Ich Arbeite mit Swing, schade das ExpandBar für SWT ist . Hmm muss wohl wegen einer Komponente ganze swinglab-lib einbinden. :/ Sieht aber gut aus 

Danke.


----------



## Dit_ (10. Aug 2011)

Marcinek hat gesagt.:


> Obwohl das Projekt scheinbar nicht mehr geplegt wird, habe ich damlas das hier genutzt:
> 
> Download SwingLabs Technology
> 
> ...



Die Seite ist schon seit langem down. das Projekt wurde "*oracle*siert"


----------



## Guybrush Threepwood (10. Aug 2011)

Nein, Oracle kann in diesem Fall nichts dazu.
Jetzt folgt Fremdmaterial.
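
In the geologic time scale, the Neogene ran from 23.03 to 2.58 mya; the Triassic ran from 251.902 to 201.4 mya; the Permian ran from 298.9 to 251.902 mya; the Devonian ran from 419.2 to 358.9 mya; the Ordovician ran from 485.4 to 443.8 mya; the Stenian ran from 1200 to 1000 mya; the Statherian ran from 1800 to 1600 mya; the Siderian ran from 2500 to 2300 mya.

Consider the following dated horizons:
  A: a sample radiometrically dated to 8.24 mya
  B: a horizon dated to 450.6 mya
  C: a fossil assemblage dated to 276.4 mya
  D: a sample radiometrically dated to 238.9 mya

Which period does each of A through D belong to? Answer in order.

A: 8.24 Ma lies in 23.03–2.58 Ma, so Neogene.
B: 450.6 Ma lies in 485.4–443.8 Ma, so Ordovician.
C: 276.4 Ma lies in 298.9–251.902 Ma, so Permian.
D: 238.9 Ma lies in 251.902–201.4 Ma, so Triassic.

A — Neogene; B — Ordovician; C — Permian; D — Triassic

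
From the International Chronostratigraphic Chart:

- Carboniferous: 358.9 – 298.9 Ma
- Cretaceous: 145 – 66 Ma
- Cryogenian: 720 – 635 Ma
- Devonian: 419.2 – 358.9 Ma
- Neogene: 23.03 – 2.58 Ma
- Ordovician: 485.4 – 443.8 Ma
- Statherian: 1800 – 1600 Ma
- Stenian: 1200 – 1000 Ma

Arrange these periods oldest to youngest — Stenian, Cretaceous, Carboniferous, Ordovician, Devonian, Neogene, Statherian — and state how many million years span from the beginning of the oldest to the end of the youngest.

Statherian, Stenian, Ordovician, Devonian, Carboniferous, Cretaceous, Neogene; total span 1797.42 Myr

Start ages (Ma): Statherian 1800, Stenian 1200, Ordovician 485.4, Devonian 419.2, Carboniferous 358.9, Cretaceous 145, Neogene 23.03.
Ordered oldest to youngest: Statherian, Stenian, Ordovician, Devonian, Carboniferous, Cretaceous, Neogene.
Span = 1800 − 2.58 = 1797.42 Myr.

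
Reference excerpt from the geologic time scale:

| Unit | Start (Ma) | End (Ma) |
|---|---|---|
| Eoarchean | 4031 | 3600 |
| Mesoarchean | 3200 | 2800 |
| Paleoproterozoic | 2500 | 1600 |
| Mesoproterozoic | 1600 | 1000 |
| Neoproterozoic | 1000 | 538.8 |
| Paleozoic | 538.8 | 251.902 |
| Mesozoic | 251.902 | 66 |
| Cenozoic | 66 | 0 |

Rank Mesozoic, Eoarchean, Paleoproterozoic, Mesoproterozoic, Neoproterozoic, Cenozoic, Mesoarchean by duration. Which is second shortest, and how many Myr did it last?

Mesozoic, 185.902 million years

Start − end for each: Mesozoic 251.902 − 66 = 185.902; Eoarchean 4031 − 3600 = 431; Paleoproterozoic 2500 − 1600 = 900; Mesoproterozoic 1600 − 1000 = 600; Neoproterozoic 1000 − 538.8 = 461.2; Cenozoic 66 − 0 = 66; Mesoarchean 3200 − 2800 = 400.
Ranking these from shortest: Cenozoic < Mesozoic < Mesoarchean < Eoarchean < Neoproterozoic < Mesoproterozoic < Paleoproterozoic.
Position 2 in that ranking is Mesozoic, which lasted 185.902 Myr.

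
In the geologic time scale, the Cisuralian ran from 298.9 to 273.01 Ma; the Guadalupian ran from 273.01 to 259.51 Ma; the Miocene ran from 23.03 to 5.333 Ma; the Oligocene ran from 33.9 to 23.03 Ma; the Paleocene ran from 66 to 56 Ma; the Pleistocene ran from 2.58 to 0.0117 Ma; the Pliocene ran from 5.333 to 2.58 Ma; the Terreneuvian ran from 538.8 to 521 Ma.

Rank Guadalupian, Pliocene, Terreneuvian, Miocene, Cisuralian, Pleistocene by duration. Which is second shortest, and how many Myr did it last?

Durations: Guadalupian 13.5; Pliocene 2.753; Terreneuvian 17.8; Miocene 17.697; Cisuralian 25.89; Pleistocene 2.5683 Myr.
Sorted shortest-first: Pleistocene (2.5683), Pliocene (2.753), Guadalupian (13.5), Miocene (17.697), Terreneuvian (17.8), Cisuralian (25.89).
The second shortest is Pliocene at 2.753 Myr.

Pliocene, 2.753 million years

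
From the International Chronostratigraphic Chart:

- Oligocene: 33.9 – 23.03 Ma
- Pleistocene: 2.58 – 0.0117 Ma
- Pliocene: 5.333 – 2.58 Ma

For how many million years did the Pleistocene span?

2.58 − 0.0117 = 2.5683 million years.

2.5683 million years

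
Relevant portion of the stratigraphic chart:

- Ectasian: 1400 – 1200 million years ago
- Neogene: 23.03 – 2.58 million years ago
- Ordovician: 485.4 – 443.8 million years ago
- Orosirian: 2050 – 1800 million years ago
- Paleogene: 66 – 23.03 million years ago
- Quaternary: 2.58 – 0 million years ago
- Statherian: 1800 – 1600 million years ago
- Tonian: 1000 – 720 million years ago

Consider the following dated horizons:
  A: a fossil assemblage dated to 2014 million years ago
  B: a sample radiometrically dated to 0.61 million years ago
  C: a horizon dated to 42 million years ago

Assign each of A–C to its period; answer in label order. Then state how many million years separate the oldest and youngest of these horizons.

A: 2014 Ma lies in 2050–1800 Ma, so Orosirian.
B: 0.61 Ma lies in 2.58–0 Ma, so Quaternary.
C: 42 Ma lies in 66–23.03 Ma, so Paleogene.
Oldest = 2014 Ma, youngest = 0.61 Ma → span 2013.39 Myr.

A — Orosirian; B — Quaternary; C — Paleogene; span 2013.39 million years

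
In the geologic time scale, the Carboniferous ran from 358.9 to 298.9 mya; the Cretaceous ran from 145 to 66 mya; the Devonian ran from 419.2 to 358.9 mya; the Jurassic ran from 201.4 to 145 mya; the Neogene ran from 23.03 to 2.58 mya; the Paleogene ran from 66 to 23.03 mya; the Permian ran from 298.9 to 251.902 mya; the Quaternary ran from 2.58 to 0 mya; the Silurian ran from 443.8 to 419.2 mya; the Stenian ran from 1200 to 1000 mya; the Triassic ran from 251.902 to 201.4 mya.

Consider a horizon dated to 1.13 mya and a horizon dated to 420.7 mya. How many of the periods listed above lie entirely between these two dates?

The older date is 420.7 Ma and the younger is 1.13 Ma.
Periods with start < 420.7 and end > 1.13 Ma: Devonian (419.2–358.9), Carboniferous (358.9–298.9), Permian (298.9–251.902), Triassic (251.902–201.4), Jurassic (201.4–145), Cretaceous (145–66), Paleogene (66–23.03), Neogene (23.03–2.58).
That is 8 complete periods.

8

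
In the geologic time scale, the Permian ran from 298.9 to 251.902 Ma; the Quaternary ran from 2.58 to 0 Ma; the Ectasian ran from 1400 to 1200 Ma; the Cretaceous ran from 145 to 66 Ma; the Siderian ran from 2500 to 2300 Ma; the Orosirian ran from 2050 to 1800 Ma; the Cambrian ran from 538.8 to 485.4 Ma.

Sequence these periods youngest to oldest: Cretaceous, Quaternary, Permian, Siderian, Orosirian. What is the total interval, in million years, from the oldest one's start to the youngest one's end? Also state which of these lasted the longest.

Quaternary, Cretaceous, Permian, Orosirian, Siderian; total span 2500 Myr; longest is Orosirian

Start ages (Ma): Siderian 2500, Orosirian 2050, Permian 298.9, Cretaceous 145, Quaternary 2.58.
Ordered youngest to oldest: Quaternary, Cretaceous, Permian, Orosirian, Siderian.
Span = 2500 − 0 = 2500 Myr.
Durations: Quaternary 2.58, Orosirian 250, Cretaceous 79, Permian 46.998, Siderian 200 → longest is Orosirian (250 Myr).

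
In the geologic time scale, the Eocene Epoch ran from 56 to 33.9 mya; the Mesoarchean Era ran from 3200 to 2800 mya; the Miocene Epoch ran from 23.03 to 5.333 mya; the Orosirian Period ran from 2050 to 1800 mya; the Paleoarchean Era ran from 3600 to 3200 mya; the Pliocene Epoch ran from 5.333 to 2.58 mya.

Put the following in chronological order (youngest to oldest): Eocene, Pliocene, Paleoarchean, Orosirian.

Pliocene, then Eocene, then Orosirian, then Paleoarchean

Read off each span (Ma): Eocene 56–33.9; Pliocene 5.333–2.58; Paleoarchean 3600–3200; Orosirian 2050–1800.
Larger Ma is older, so oldest→youngest is Paleoarchean, Orosirian, Eocene, Pliocene; reverse it for youngest→oldest.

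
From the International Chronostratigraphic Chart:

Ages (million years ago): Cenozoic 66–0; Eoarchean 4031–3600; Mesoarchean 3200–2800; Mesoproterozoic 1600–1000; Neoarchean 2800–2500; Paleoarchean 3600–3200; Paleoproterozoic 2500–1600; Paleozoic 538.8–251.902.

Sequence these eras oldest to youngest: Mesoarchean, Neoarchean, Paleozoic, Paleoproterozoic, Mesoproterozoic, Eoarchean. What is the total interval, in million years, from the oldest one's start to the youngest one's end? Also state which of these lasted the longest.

From the excerpt: Mesoarchean 3200–2800; Neoarchean 2800–2500; Paleozoic 538.8–251.902; Paleoproterozoic 2500–1600; Mesoproterozoic 1600–1000; Eoarchean 4031–3600 (Ma).
Larger Ma is earlier, so the oldest is Eoarchean and the youngest is Paleozoic; oldest to youngest: Eoarchean, Mesoarchean, Neoarchean, Paleoproterozoic, Mesoproterozoic, Paleozoic.
Oldest start 4031 minus youngest end 251.902 gives 3779.098 Myr overall.
Individual lengths (start − end): Eoarchean 431; Paleozoic 286.898; Neoarchean 300; Mesoproterozoic 600; Mesoarchean 400; Paleoproterozoic 900. The largest is Paleoproterozoic at 900 Myr.

Eoarchean → Mesoarchean → Neoarchean → Paleoproterozoic → Mesoproterozoic → Paleozoic; total span 3779.098 Myr; longest is Paleoproterozoic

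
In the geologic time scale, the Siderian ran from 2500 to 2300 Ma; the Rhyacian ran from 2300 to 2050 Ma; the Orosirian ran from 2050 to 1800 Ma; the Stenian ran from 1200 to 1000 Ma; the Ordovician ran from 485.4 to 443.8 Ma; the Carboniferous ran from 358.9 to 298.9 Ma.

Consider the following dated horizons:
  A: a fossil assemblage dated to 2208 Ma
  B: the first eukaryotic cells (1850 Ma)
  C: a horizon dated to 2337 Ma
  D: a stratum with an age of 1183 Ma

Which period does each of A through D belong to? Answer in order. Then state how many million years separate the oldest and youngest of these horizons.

A: 2208 Ma lies in 2300–2050 Ma, so Rhyacian.
B: 1850 Ma lies in 2050–1800 Ma, so Orosirian.
C: 2337 Ma lies in 2500–2300 Ma, so Siderian.
D: 1183 Ma lies in 1200–1000 Ma, so Stenian.
Oldest = 2337 Ma, youngest = 1183 Ma → span 1154 Myr.

A — Rhyacian; B — Orosirian; C — Siderian; D — Stenian; span 1154 million years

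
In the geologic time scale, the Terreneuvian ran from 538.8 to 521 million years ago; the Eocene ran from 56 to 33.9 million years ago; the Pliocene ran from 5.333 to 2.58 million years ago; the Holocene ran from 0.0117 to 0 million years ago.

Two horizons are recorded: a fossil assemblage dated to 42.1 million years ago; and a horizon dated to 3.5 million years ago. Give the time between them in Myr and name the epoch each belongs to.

38.6 million years apart; the first in the Eocene, the second in the Pliocene

Elapsed time: 42.1 − 3.5 = 38.6 Myr.
42.1 Ma lies within 56–33.9 Ma: Eocene.
3.5 Ma lies within 5.333–2.58 Ma: Pliocene.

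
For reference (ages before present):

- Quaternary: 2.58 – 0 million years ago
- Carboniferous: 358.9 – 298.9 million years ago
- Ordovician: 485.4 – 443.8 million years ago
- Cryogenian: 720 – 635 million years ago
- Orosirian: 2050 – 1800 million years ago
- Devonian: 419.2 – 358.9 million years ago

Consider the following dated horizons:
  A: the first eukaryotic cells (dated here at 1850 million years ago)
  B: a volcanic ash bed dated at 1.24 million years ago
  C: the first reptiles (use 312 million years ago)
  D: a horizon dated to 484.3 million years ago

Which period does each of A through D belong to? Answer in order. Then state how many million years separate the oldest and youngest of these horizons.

A — Orosirian; B — Quaternary; C — Carboniferous; D — Ordovician; span 1848.76 million years

A: 1850 Ma lies in 2050–1800 Ma, so Orosirian.
B: 1.24 Ma lies in 2.58–0 Ma, so Quaternary.
C: 312 Ma lies in 358.9–298.9 Ma, so Carboniferous.
D: 484.3 Ma lies in 485.4–443.8 Ma, so Ordovician.
Oldest = 1850 Ma, youngest = 1.24 Ma → span 1848.76 Myr.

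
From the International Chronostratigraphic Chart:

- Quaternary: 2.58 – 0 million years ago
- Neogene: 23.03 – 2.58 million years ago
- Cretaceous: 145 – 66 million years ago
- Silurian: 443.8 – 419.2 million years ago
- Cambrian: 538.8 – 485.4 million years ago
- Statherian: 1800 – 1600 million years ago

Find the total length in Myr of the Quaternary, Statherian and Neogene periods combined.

223.03 million years

Duration is start − end for each: (2.58 − 0) + (1800 − 1600) + (23.03 − 2.58).
That is 2.58 + 200 + 20.45, which totals 223.03 million years.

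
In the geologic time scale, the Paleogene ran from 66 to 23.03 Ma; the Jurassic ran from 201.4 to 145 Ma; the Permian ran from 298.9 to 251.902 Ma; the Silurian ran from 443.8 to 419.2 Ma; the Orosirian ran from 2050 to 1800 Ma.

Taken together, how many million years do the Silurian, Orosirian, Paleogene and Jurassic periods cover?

373.97 million years

Duration is start − end for each: (443.8 − 419.2) + (2050 − 1800) + (66 − 23.03) + (201.4 − 145).
That is 24.6 + 250 + 42.97 + 56.4, which totals 373.97 million years.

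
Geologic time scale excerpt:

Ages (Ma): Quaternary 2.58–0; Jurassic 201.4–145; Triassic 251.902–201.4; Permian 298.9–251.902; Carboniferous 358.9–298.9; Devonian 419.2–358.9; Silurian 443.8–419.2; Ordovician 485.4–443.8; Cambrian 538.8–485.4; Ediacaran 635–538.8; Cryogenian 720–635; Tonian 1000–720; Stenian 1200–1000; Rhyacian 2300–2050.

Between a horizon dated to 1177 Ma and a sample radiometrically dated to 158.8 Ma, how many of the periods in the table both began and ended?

The older date is 1177 Ma and the younger is 158.8 Ma.
Periods with start < 1177 and end > 158.8 Ma: Tonian (1000–720), Cryogenian (720–635), Ediacaran (635–538.8), Cambrian (538.8–485.4), Ordovician (485.4–443.8), Silurian (443.8–419.2), Devonian (419.2–358.9), Carboniferous (358.9–298.9), Permian (298.9–251.902), Triassic (251.902–201.4).
That is 10 complete periods.

10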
Das Zerwürfnis ereignete sich bereits früher mit Sun:
Sun setting down on the core Swing  Pushing Pixels

Schon witzig, dass die umstrittenen Painter nun teil von Java 7 sind. Ansonsten ist die Weiterentwicklung von Swing ein wirkliches Trauerspiel. Es ist so schade, das hier nicht mehr Energie investiert wird. Klar kriegt man das Meiste irgendwie hin (z. B. mit Drittbibliotheken), aber es wäre schön, wenn das stärker vorangetrieben würde.


----------